Indonesia juga sering dibanding-bandingkan dengan Jepang. Betul memang Jepang punya rasio utang di atas 200 persen. Tapi lebih dari 50 persen utang Jepang dipegang oleh bank Sentral Jepang. Sementara sisanya di kisaran 30 persen dipegang oleh residen atau penduduk Jepang. Artinya penduduk Jepang dan Bank Sentral Jepang yang memberi pinjaman ke Pemerintahnya. Apa manfaatnya? Ketika ekonomi global memburuk dan mengakibatkan panic sellout di pasar surat utang, Pemerintah Jepang tak terlalu khawatir. Ibu-ibu rumah tangga dan karyawan yang membeli surat utang tinggal mencairkan surat utang tapi uangnya tidak lari ke luar negeri, melainkan berputar-putar di dalam ekonomi Jepang.
Kondisi di Indonesia cukup berbeda. Sebesar 38,7 persen surat utang Pemerintah dipegang oleh investor asing. Artinya, kondisi global seperti tren kenaikan bunga acuan Fed rate, instabilitas geopolitik, dan gelombang proteksionisme negara-negara maju sangat sensitif terhadap pasar surat utang di Indonesia. Karena pasar keuangan sangat dangkal, sekali goncangan eksternal terjadi kaburlah dana-dana asing di surat utang. Jadi tidak perlu heran kok rupiah bisa anjlok hingga 13.700-13.800 bulan Maret ini.
Indikator lain yang harusnya dibandingkan adalah rasio pajak tiap negara berbeda. Perlu dicatat dan dipahami bahwa utang bukan dibayar menggunakan PDB. Jadi rasio utang terhadap PDB sebenarnya hanya gambaran umum. Faktanya utang dibayar dengan penerimaan pajak. Sementara rasio pajak terhadap PDB (tax ratio) di Indonesia hanya 11 persen. Jangan jauh-jauh membandingkan dengan negara maju. Dengan negara di ASEAN saja rasio pajak kita salah satu yang terendah, Malaysia sudah 14,2 persen dan Thailand 15,7 persen.

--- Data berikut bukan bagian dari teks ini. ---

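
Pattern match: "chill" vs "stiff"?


Pattern of "chill": [0, 1, 2, 3, 3]
Pattern of "stiff": [0, 1, 2, 3, 3]
Patterns match
Same pattern = Yes


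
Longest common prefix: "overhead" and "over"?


Word 1: "overhead"
Word 2: "over"
Comparing from start:
  Pos 0: 'o' == 'o'
  Pos 1: 'v' == 'v'
  Pos 2: 'e' == 'e'
  Pos 3: 'r' == 'r'
LCP = "over" (length 4)


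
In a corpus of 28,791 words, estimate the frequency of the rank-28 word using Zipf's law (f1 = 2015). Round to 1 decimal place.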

Kalau penerimaan pajak kita masih loyo karena rata-rata realisasinya hanya tumbuh 4 persenn dalam 2 tahun terakhir, bagaimana membayar utang plus bunganya? Munculah apa yang disebut sebagai defisit keseimbangan primer, total penerimaan negara dikurangi belanja, di luar pembayaran bunga utang.

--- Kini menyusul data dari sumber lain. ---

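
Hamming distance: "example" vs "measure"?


Comparing character by character (same length = 7):
  Pos 0: 'e' vs 'm' !=
  Pos 1: 'x' vs 'e' !=
  Pos 2: 'a' vs 'a' =
  Pos 3: 'm' vs 's' !=
  Pos 4: 'p' vs 'u' !=
  Pos 5: 'l' vs 'r' !=
  Pos 6: 'e' vs 'e' =
Hamming distance = 5


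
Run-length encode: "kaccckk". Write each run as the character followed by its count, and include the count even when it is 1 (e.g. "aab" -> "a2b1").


String: "kaccckk"
Scanning for consecutive runs:
  'k' x 1
  'a' x 1
  'c' x 3
  'k' x 2
RLE = "k1a1c3k2"


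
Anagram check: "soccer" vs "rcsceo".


Word 1: "soccer" → sorted: cceors
Word 2: "rcsceo" → sorted: cceors
Same letters? cceors == cceors
Anagram = Yes


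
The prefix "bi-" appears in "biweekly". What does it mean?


Prefix: bi-
Example: biweekly = bi- + weekly
Meaning = two


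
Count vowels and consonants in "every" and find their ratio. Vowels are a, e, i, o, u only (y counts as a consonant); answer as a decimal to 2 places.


Word: "every"
Vowels (a,e,i,o,u): 2
Consonants: 3
Ratio = 2/3
= 0.67


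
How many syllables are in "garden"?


Word: "garden"
Syllable breakdown: gar-den
Counting: 2 parts
= 2 syllables


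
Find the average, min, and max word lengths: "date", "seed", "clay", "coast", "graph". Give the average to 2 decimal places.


Lengths: "date"=4, "seed"=4, "clay"=4, "coast"=5, "graph"=5
Sum = 22, Count = 5
Average = 22/5 = 4.40
= avg=4.40, min=4, max=5


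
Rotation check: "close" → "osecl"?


Word: "close", Candidate: "osecl"
Method: check if candidate is substring of word+word
"closeclose" contains "osecl"? Yes
Is rotation = Yes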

Artinya kalau terjadi defisit maka utang dicicil melalui penerbitan utang baru. Sejak 2012 tercatat defisit keseimbangan primer sebesar Rp52,7 triliun. Angkanya tahun 2017 menjadi Rp178 triliun. Gali lubang tutup lubang, tapi lubangnya saat ini makin dalam.
Yang jelas Carmen Reinhart dan Kenneth Rogoff, dua profesor Harvard University ini juga pernah dirisak (dibully, red) karena berani memaparkan soal debt overhang (bergantung utang). Bahwa utang yang terus meningkat berpotensi menggerogoti pertumbuhan ekonomi. Kasus di negara-negara maju yang diteliti Reinhart dan Rogoff mungkin masih jauh dari Indonesia.
Tapi setidaknya kita bisa banyak belajar, bahwa secara teori utang yang awalnya berbentuk leverage (mengungkit modal) bisa berubah menjadi risiko yang membahayakan ekonomi. Karena saat Pemerintah tahun 2017 lalu menambah 14 persen utang luar negeri, faktanya tidak bisa dipungkiri ekonomi kita hanya tumbuh 5 persen. Kisah ini menyisakan kekonyolan soal ambruknya beberapa toko ritel modern dan indikator lemahnya daya beli masyarakat yang diprediksi masih terjadi hingga 2018 ini.
Penulis: Bhima Yudhistira Adhinegara, Peneliti Institute for Development of Economics & Finance (Indef)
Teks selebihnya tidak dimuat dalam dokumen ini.